Following their construction of this procedure an argument is made by the authors that:

Only the last step (D) involves exclusively factual propositions about the real world.Footnote 80

Their point is that the process involves normative judgments through and through. In particular, step 3 is normative by its very nature, since “it is definitely a normative step to decide whether a given indicator is acceptable or not.”Footnote 81

Building on this framework I would like to suggest an interpretation that pushes the normative approach even further in the case of IPCS in happiness studies.

First, where exactly is the IPCS being dealt with in the case of the life-satisfaction-scale proxy? It should be noticed that, in the case of using life-satisfaction surveys, the third step of choosing the proxy inherently includes the process of normalizing by setting the ratings by a common scale (as explained in Sect. 1.2). So in this case the IPCS, or the trick of coming with IPCS by switching to a proxy for (Un), is made within this step. The first part of the fourth step, in this case, can be interpreted as collecting data that already consists of overcoming the IPCS problem. Now, in this very step, I suggest two distinct normative decisions are implicitly made (which one can either accept or reject): the normative (but not necessarily ethical-normative) decision of accepting the presumption that individuals’ life satisfaction is to be represented by their self-reportsFootnote 82; and the ethical-normative decision of addressing the reports as comparable (made within the third step by normalizing the individual scales). This implicit decision/presumption is ethical-normative in the sense that it constitutes a judgement about ascribing similar meaning to scores of different people, or, in other words, it is the ethical conviction that similar scores of different people deserve to be regarded the same.

4 Conclusion

As described in this paper, in economics, as in psychology, creative pragmatic approaches were developed during the second half of the twentieth century in order to cope with the obstacle of IPCS. This obstacle attracted particular attention in a scientific and philosophical context that has long since passed, namely the era when logical positivism ruled. Nevertheless, and as suggested here, in the current context of happiness studies and life-satisfaction data, when the findings of researches are implemented in public policy and as such help reshape economic distribution, it again becomes imperative to reconsider the exact implication of the pragmatic approach as a solution to IPCS.

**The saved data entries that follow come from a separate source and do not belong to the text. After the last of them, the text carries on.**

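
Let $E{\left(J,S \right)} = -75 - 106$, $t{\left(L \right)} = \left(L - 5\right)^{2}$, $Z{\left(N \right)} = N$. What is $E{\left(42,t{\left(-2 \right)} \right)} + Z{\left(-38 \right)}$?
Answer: $-219$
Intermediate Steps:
$t{\left(L \right)} = \left(-5 + L\right)^{2}$
$E{\left(J,S \right)} = -181$
$E{\left(42,t{\left(-2 \right)} \right)} + Z{\left(-38 \right)} = -181 - 38 = -219$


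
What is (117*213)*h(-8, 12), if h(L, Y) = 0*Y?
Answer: 0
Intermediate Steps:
h(L, Y) = 0
(117*213)*h(-8, 12) = (117*213)*0 = 24921*0 = 0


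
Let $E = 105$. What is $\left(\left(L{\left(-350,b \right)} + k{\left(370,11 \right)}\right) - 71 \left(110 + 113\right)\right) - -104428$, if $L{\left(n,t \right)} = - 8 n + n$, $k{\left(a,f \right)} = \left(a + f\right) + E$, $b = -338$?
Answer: $91531$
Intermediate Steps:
$k{\left(a,f \right)} = 105 + a + f$ ($k{\left(a,f \right)} = \left(a + f\right) + 105 = 105 + a + f$)
$L{\left(n,t \right)} = - 7 n$
$\left(\left(L{\left(-350,b \right)} + k{\left(370,11 \right)}\right) - 71 \left(110 + 113\right)\right) - -104428 = \left(\left(\left(-7\right) \left(-350\right) + \left(105 + 370 + 11\right)\right) - 71 \left(110 + 113\right)\right) - -104428 = \left(\left(2450 + 486\right) - 15833\right) + 104428 = \left(2936 - 15833\right) + 104428 = -12897 + 104428 = 91531$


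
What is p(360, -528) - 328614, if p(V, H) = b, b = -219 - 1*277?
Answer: -329110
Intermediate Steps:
b = -496 (b = -219 - 277 = -496)
p(V, H) = -496
p(360, -528) - 328614 = -496 - 328614 = -329110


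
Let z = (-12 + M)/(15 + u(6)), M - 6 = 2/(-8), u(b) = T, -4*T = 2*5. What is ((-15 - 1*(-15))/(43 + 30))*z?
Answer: 0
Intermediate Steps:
T = -5/2 ≈ -2.5000
u(b) = -5/2
M = 23/4 (M = 6 + 2/(-8) = 6 + 2*(-⅛) = 6 - ¼ = 23/4 ≈ 5.7500)
z = -½ (z = (-12 + 23/4)/(15 - 5/2) = -25/(4*25/2) = -25/4*2/25 = -½ ≈ -0.50000)
((-15 - 1*(-15))/(43 + 30))*z = ((-15 - 1*(-15))/(43 + 30))*(-½) = ((-15 + 15)/73)*(-½) = ((1/73)*0)*(-½) = 0*(-½) = 0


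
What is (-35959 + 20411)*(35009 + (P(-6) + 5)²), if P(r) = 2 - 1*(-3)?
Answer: -545874732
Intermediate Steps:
P(r) = 5 (P(r) = 2 + 3 = 5)
(-35959 + 20411)*(35009 + (P(-6) + 5)²) = (-35959 + 20411)*(35009 + (5 + 5)²) = -15548*(35009 + 10²) = -15548*(35009 + 100) = -15548*35109 = -545874732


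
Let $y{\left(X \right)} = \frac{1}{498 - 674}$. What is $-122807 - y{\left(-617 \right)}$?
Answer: $- \frac{21614031}{176} \approx -1.2281 \cdot 10^{5}$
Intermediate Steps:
$y{\left(X \right)} = - \frac{1}{176}$ ($y{\left(X \right)} = \frac{1}{-176} = - \frac{1}{176}$)
$-122807 - y{\left(-617 \right)} = -122807 - - \frac{1}{176} = -122807 + \frac{1}{176} = - \frac{21614031}{176}$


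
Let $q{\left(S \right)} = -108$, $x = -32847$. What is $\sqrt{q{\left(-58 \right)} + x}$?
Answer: $13 i \sqrt{195} \approx 181.54 i$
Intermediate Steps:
$\sqrt{q{\left(-58 \right)} + x} = \sqrt{-108 - 32847} = \sqrt{-32955} = 13 i \sqrt{195}$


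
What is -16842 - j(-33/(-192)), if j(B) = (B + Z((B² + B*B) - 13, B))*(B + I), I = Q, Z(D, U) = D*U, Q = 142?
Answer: -138833259441/8388608 ≈ -16550.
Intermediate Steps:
I = 142
j(B) = (142 + B)*(B + B*(-13 + 2*B²)) (j(B) = (B + ((B² + B*B) - 13)*B)*(B + 142) = (B + ((B² + B²) - 13)*B)*(142 + B) = (B + (2*B² - 13)*B)*(142 + B) = (B + (-13 + 2*B²)*B)*(142 + B) = (B + B*(-13 + 2*B²))*(142 + B) = (142 + B)*(B + B*(-13 + 2*B²)))
-16842 - j(-33/(-192)) = -16842 - 2*(-33/(-192))*(-852 + (-33/(-192))³ - (-198)/(-192) + 142*(-33/(-192))²) = -16842 - 2*(-33*(-1/192))*(-852 + (-33*(-1/192))³ - (-198)*(-1)/192 + 142*(-33*(-1/192))²) = -16842 - 2*11*(-852 + (11/64)³ - 6*11/64 + 142*(11/64)²)/64 = -16842 - 2*11*(-852 + 1331/262144 - 33/32 + 142*(121/4096))/64 = -16842 - 2*11*(-852 + 1331/262144 - 33/32 + 8591/2048)/64 = -16842 - 2*11*(-222516045)/(64*262144) = -16842 - 1*(-2447676495/8388608) = -16842 + 2447676495/8388608 = -138833259441/8388608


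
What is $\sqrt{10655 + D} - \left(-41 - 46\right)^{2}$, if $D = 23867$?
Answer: $-7569 + \sqrt{34522} \approx -7383.2$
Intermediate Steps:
$\sqrt{10655 + D} - \left(-41 - 46\right)^{2} = \sqrt{10655 + 23867} - \left(-41 - 46\right)^{2} = \sqrt{34522} - \left(-87\right)^{2} = \sqrt{34522} - 7569 = -7569 + \sqrt{34522}$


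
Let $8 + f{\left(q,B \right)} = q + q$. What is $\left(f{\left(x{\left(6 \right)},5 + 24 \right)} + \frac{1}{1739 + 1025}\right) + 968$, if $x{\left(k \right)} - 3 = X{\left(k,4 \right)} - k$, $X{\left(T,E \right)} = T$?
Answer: $\frac{2670025}{2764} \approx 966.0$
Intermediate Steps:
$x{\left(k \right)} = 3$ ($x{\left(k \right)} = 3 + \left(k - k\right) = 3 + 0 = 3$)
$f{\left(q,B \right)} = -8 + 2 q$ ($f{\left(q,B \right)} = -8 + \left(q + q\right) = -8 + 2 q$)
$\left(f{\left(x{\left(6 \right)},5 + 24 \right)} + \frac{1}{1739 + 1025}\right) + 968 = \left(\left(-8 + 2 \cdot 3\right) + \frac{1}{1739 + 1025}\right) + 968 = \left(\left(-8 + 6\right) + \frac{1}{2764}\right) + 968 = \left(-2 + \frac{1}{2764}\right) + 968 = - \frac{5527}{2764} + 968 = \frac{2670025}{2764}$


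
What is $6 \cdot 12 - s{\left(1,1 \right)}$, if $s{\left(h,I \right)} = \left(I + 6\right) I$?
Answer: $65$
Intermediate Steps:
$s{\left(h,I \right)} = I \left(6 + I\right)$ ($s{\left(h,I \right)} = \left(6 + I\right) I = I \left(6 + I\right)$)
$6 \cdot 12 - s{\left(1,1 \right)} = 6 \cdot 12 - 1 \left(6 + 1\right) = 72 - 1 \cdot 7 = 72 - 7 = 65$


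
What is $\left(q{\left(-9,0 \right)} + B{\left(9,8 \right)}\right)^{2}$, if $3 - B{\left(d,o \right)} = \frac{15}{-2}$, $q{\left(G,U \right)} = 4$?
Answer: $\frac{841}{4} \approx 210.25$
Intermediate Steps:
$B{\left(d,o \right)} = \frac{21}{2}$ ($B{\left(d,o \right)} = 3 - \frac{15}{-2} = 3 - 15 \left(- \frac{1}{2}\right) = 3 - - \frac{15}{2} = 3 + \frac{15}{2} = \frac{21}{2}$)
$\left(q{\left(-9,0 \right)} + B{\left(9,8 \right)}\right)^{2} = \left(4 + \frac{21}{2}\right)^{2} = \left(\frac{29}{2}\right)^{2} = \frac{841}{4}$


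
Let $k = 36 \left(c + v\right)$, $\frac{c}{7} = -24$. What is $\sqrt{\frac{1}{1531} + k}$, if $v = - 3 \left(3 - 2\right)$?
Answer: $\frac{i \sqrt{14429422385}}{1531} \approx 78.46 i$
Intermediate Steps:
$c = -168$ ($c = 7 \left(-24\right) = -168$)
$v = -3$ ($v = \left(-3\right) 1 = -3$)
$k = -6156$ ($k = 36 \left(-168 - 3\right) = 36 \left(-171\right) = -6156$)
$\sqrt{\frac{1}{1531} + k} = \sqrt{\frac{1}{1531} - 6156} = \sqrt{- \frac{9424835}{1531}} = \frac{i \sqrt{14429422385}}{1531}$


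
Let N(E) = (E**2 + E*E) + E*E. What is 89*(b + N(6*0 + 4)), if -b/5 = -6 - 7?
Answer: 10057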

A constructive suggestion that arises out of the discussion of this paper is that the policy maker who desires to implement data in public policy should accept the view that, because of redistribution implications, the IPCS problem may be coped with in so far as it is explicitly given an ethical-normative basis all the way to the bottom, as explained.

The costs of accepting such a solution are not, after all, such a high price to pay. For, in the first place, the procedure of computing averages, adding up the numbers, etc., in any case involves normative-ethical judgements (as explained in Sect. 1.2). Furthermore, other proxies of well-being, such as economic indicators, that are employed in the making of public policy decisions, also rest upon ethical-normative presumptions, as shown in Fleurbaey and Hammond (2004).

This ethical approach, which builds upon suggestions derived from the history of the methodology of economics, should be combined with that psychological methodology designed to make the surveys more and more precise and valid. The result would be the coming together of psychologists, economists and policy makers in the demonstration of a more accurate understanding of the strengths and limitations inherent in the implementation of Life Satisfaction data into public policy.